One-Side Communications

MPI-2 introduced and MPI-3 enhanced the remote memory access (RMA) subroutines. RMA does not fall into the message-passing communication models, but they have advantages in some cases:

  • RMA does not always require the remote process explicitly participating the communication, and therefore, it is easier to use and more expressive. Due to this feature, RMA is also called one-side communication.

  • RMA has better performance if supported by specific hardware. The traditional message-passing communication requires message matching, which possibly introduces unnecessary time-ordering.

Due to these advantages, MPI decides to support RMA operations. The key developing strategy is to make the RMA subroutines as similar as the message-passing subroutines if possible. MPI uses communicators, datatypes in the RMA operations, just like in the message-passing operations. MPI standard requires the RMA subroutines available on any hardware condition, not matter whether RMA is directly supported by the hardware, and no matter whether the coherent memory is used in the system. So, if you already have a MPI-3 compliant library, just try RMA.

Active-target RMA with Fence

RMA operations are managed by a “window” object typed HIPP::MPI::Win. A RMA window is created from an existing communicator. As usual, we may get the global “world” communicator from the MPI environmental object:

HIPP::MPI::Env env;
auto comm = env.world();
int rank = comm.rank(), n_procs = comm.size();

If not all of the processes would participate RMA, just create a sub communicator from the global one.

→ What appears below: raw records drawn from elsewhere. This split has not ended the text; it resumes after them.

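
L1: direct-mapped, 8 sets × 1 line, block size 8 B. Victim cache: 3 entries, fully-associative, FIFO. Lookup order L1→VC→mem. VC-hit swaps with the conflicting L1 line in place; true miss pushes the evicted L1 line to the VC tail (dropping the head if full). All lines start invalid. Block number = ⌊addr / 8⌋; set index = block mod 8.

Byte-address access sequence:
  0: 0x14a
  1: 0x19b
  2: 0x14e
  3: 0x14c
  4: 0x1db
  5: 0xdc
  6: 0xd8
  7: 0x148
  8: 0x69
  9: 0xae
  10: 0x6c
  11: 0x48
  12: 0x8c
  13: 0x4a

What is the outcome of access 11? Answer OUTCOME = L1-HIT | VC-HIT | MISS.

OUTCOME = MISS

#0 0x14a→b41/s1 MISS; vc=[]
#1 0x19b→b51/s3 MISS; vc=[]
#2 0x14e→b41/s1 L1-HIT; vc=[]
#3 0x14c→b41/s1 L1-HIT; vc=[]
#4 0x1db→b59/s3 MISS; vc=[51]
#5 0xdc→b27/s3 MISS; vc=[51,59]
#6 0xd8→b27/s3 L1-HIT; vc=[51,59]
#7 0x148→b41/s1 L1-HIT; vc=[51,59]
#8 0x69→b13/s5 MISS; vc=[51,59]
#9 0xae→b21/s5 MISS; vc=[51,59,13]
#10 0x6c→b13/s5 VC-HIT; vc=[51,59,21]
#11 0x48→b9/s1 MISS; vc=[59,21,41]
#12 0x8c→b17/s1 MISS; vc=[21,41,9]
#13 0x4a→b9/s1 VC-HIT; vc=[21,41,17]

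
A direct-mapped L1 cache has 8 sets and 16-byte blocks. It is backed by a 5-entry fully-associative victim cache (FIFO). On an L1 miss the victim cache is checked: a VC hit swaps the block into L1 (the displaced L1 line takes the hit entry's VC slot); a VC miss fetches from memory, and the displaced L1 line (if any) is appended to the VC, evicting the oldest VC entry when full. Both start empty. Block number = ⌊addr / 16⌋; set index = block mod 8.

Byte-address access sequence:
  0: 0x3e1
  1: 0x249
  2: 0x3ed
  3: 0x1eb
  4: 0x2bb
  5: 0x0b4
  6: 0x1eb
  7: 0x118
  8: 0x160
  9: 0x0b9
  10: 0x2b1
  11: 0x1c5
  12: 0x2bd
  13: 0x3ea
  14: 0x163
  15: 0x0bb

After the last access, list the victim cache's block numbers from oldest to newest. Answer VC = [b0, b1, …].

#0 0x3e1→b62/s6 MISS; vc=[]
#1 0x249→b36/s4 MISS; vc=[]
#2 0x3ed→b62/s6 L1-HIT; vc=[]
#3 0x1eb→b30/s6 MISS; vc=[62]
#4 0x2bb→b43/s3 MISS; vc=[62]
#5 0xb4→b11/s3 MISS; vc=[62,43]
#6 0x1eb→b30/s6 L1-HIT; vc=[62,43]
#7 0x118→b17/s1 MISS; vc=[62,43]
#8 0x160→b22/s6 MISS; vc=[62,43,30]
#9 0xb9→b11/s3 L1-HIT; vc=[62,43,30]
#10 0x2b1→b43/s3 VC-HIT; vc=[62,11,30]
#11 0x1c5→b28/s4 MISS; vc=[62,11,30,36]
#12 0x2bd→b43/s3 L1-HIT; vc=[62,11,30,36]
#13 0x3ea→b62/s6 VC-HIT; vc=[22,11,30,36]
#14 0x163→b22/s6 VC-HIT; vc=[62,11,30,36]
#15 0xbb→b11/s3 VC-HIT; vc=[62,43,30,36]

VC = [62, 43, 30, 36]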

To create a RMA window, each process in the communicator needs to attach a memory buffer to it. The RMA operations are then allowed to be posted on these buffers. The method win_create of the communicator accepts the base address and size in bytes of the buffer and a displacement unit which is used in the RMA operations. It returns the window object created for RMA. In the following, we create a RMA window with each process attaching a buffer of two integers:

vector<int> buff(2);
void *base = buff.data();
int disp_unit = sizeof(int), buff_size = disp_unit*buff.size();
auto win = comm.win_create(base, buff_size, disp_unit);

Once we have a window object, methods get, put, accumulate, and other variants are allowed to call. These RMA operations get, put or accumulate data from/to remote buffer. In MPI, RMA operations are not finished automatically. So, a pair of fence calls are necessary to signal the begining and the end of RMA operations between them. In the following, we put the rank of each process to its two neighbors in a cyclic way:

int prev = (rank != 0) ? (rank-1) : (n_procs-1),
    next = (rank != n_procs-1) ? (rank+1) : 0;
win.fence();
win.put(next, rank, 0);
win.put(prev, rank, 1);
win.fence();

{
    HIPP::MPI::SeqBlock seq(comm);
    HIPP::pout << "rank=", rank, ", buff=(", buff, ")", endl;
}

Note that we print the content of the buffer in a sequential block guarded by a HIPP::MPI::SeqBlock instance. This sequentializes the printings from different processes. The use of fence is the easiest way to synthesize the RMA operations. We will explore more features of RMA in the following section.

The output of above codes is

rank=0, buff=(3,1)
rank=1, buff=(0,2)
rank=2, buff=(1,3)
rank=3, buff=(2,0)

We see that every process gets the ranks of its two neighbor processes. Full code sample can be found at mpi/rma-win-creation.cpp.

Passive-target RMA with Lock/Unlock

Passive-target RMA operations are real “one-side”, because they do not require the participation of remote process. Passive-target RMA uses the same data access subroutines as active-target RMA, like get, put and accumulate. The difference is the synchronization - passive-target RMA uses lock/unlock operation to synthesize the data access.

In the following example, we use passive-target RMA to transfer data multiple times from one process to another. The code can be found at mpi/rma-passive-target.cpp.

We start with initialization of MPI environment, get the rank of self. We will pass 5 pieces of data from procece 0 to procece 1 (n_RMAs=5):

HIPP::MPI::Env env;
auto comm = env.world();
int rank = comm.rank(), n_RMAs = 5;

Process 0 and process 1 have different things to do, we separate them into two parts. In process 0, we just create the window by win_create method of the communicator, where the memory of one integer is attached. Then we repeatedly assign a value to the local window, each protected with a pair of lock and unlock methods of the window object. The lock/unlock operations ensure the content in private and public memories are synchronized. After the first barrier, process 1 will get the data, and process 0 does not need to do anything. After the second barrier, the current loop of RMA ends and the next begins. The codes process 0 are:

int val, buff_size = sizeof(int), disp_unit = 1;
auto win = comm.win_create(&val, buff_size, disp_unit);

for(int i=0; i<n_RMAs; ++i){
    win.lock(win.LOCK_EXCLUSIVE, 0);
    val = i;
    win.unlock(0);
    comm.barrier();
    comm.barrier();
}

In process 1, we create the window but attach no data, because procece 1 just visits the memory of process 1 but does not share any of its own data. Then, it repeatedly get a integer from process 0 (i.e., from process ranked src_rank=0, memory address started at offset=0). Each get must be called after the first barrier to ensure the new value has been set by process 0. The get call should also be protected by a pair of lock and unlock calls which start and end the access epoch, respectively, to the remote window. The value got by process 1 is printed at each loop. The codes for process 1 are:

auto win = comm.win_create(NULL, 0, 1);
int val, src_rank = 0, offset = 0;
for(int i=0; i<n_RMAs; ++i){
    comm.barrier();
    win.lock(win.LOCK_EXCLUSIVE, src_rank);
    win.get(src_rank, val, offset);
    win.unlock(src_rank);
    comm.barrier();
    HIPP::pout << "Get ", val, endl;

The output of the code is:

Get 0
Get 1
Get 2
Get 3
Get 4